Circuit Breakers
Wallfacer uses circuit breakers to automatically pause automation when something goes wrong, preventing cascading failures. They self-heal once the problem resolves — no manual intervention required.
There are two independent systems: watcher breakers (per-automation) and the container breaker (runtime-level).
Watcher Breakers
Each automation watcher (Promote, Retry, Test, Submit, Catch Up, Refine) has its own circuit breaker. When a watcher encounters repeated errors, its breaker opens and suppresses that watcher while leaving all others running.
What you see
The header shows a Circuit Breakers section. When all watchers are healthy, it displays a green dot with "All healthy." When a breaker trips, a red indicator appears showing:
- The affected watcher name (e.g. "Promote", "Retry")

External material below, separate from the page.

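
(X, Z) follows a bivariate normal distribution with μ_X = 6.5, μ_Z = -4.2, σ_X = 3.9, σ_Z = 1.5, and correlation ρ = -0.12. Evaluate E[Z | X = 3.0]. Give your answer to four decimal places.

E[Z | X=x] = μ_Z + ρ(σ_Z/σ_X)(x − μ_X) for jointly normal variables.
E[Z | X=3.0] = -4.2 + (-0.12)·(1.5/3.9)·(3.0 − (6.5)) = -4.2 + (-0.046154)·(-3.5) = -4.0385.

-4.0385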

- How many consecutive failures occurred
- A countdown until the next retry attempt
- The error reason (hover for details)
What triggers a watcher breaker
A breaker opens when the watcher's internal logic encounters an error during its scan-and-act cycle. For example:
- The auto-promoter fails to launch a container
- The auto-retrier encounters an unexpected store error
- The auto-submitter fails to commit changes
How it recovers
Watcher breakers use exponential backoff:
| Failure # | Cooldown |
|---|---|
| 1st | 30 seconds |
| 2nd | 1 minute |
| 3rd | 2 minutes |
| 4th | 4 minutes |
| 5th+ | 5 minutes (cap) |
After each cooldown, the watcher tries again. A single success resets the breaker completely — the failure counter goes back to zero and the watcher resumes normal operation.
What still works
Watcher breakers only affect automated actions. You can still:
- Manually promote tasks from the board
- Manually trigger refinement or testing
- Use all other UI features normally
Automation toggles (Autopilot, Auto-test, etc.) remain independent of breaker state. The breaker is a transient safety layer, not a configuration change.
Container Breaker
The container breaker protects against the container runtime (Docker or Podman) being unavailable. If the runtime crashes, gets uninstalled, or the daemon stops, wallfacer stops trying to launch containers until the runtime recovers.
What triggers it
The container breaker opens after 5 consecutive runtime errors (configurable). Only true runtime failures count:
- Exit code 125 (container engine failure)
- Connection refused (daemon not running)
- Binary not found
Normal agent failures (exit codes 1–124) do not trip the breaker.
How it recovers
The container breaker uses a three-state model:
- Closed (normal): All container launches proceed.
- Open (tripped): All launches blocked for 30 seconds.
- Half-open (probing): One launch is allowed as a probe.
- If the probe succeeds → circuit closes, operations resume.
- If the probe fails → circuit reopens for another 30 seconds.
What you see
The container breaker is not directly shown in the UI. Its effects are visible as:
- Auto-promote stops picking up new tasks
- Auto-retry stops retrying tasks that failed due to container crashes
- The board appears to "pause" temporarily
Once the container runtime is available again, the next probe succeeds and everything resumes automatically.
The container breaker state is available via GET /api/debug/runtime
(the container_circuit field) for monitoring.
Configuration
Both breakers are configurable via process-level environment variables (set in your shell, systemd unit, or container environment):
| Variable | Default | Description |
|---|---|---|
WALLFACER_CONTAINER_CB_THRESHOLD |
5 | Consecutive runtime failures before the container breaker opens |
WALLFACER_CONTAINER_CB_OPEN_SECONDS |
30 | How long the container breaker stays open before probing |
Watcher breaker timing (30s base, 5min cap) is not currently configurable.
Design Rationale
Circuit breakers exist because wallfacer runs automation continuously in the background. Without them, a transient failure (e.g. Docker daemon restarting) would cause every watcher to spam failed attempts, flood logs, and potentially exhaust resources. The breakers provide automatic backoff and recovery with no user action needed.
Key design choices:
- Per-watcher isolation: A failure in auto-test does not affect auto-promote. Each watcher recovers independently.
- User actions bypass breakers: Manual operations always work, even when automation is paused.
- No manual reset: Breakers self-heal. The exponential backoff ensures recovery within 5 minutes at most. A manual reset could cause re-triggering of the same failure.
- Automatic, not configurable toggles: Breakers are a safety mechanism, not a user preference. They open and close based on runtime conditions.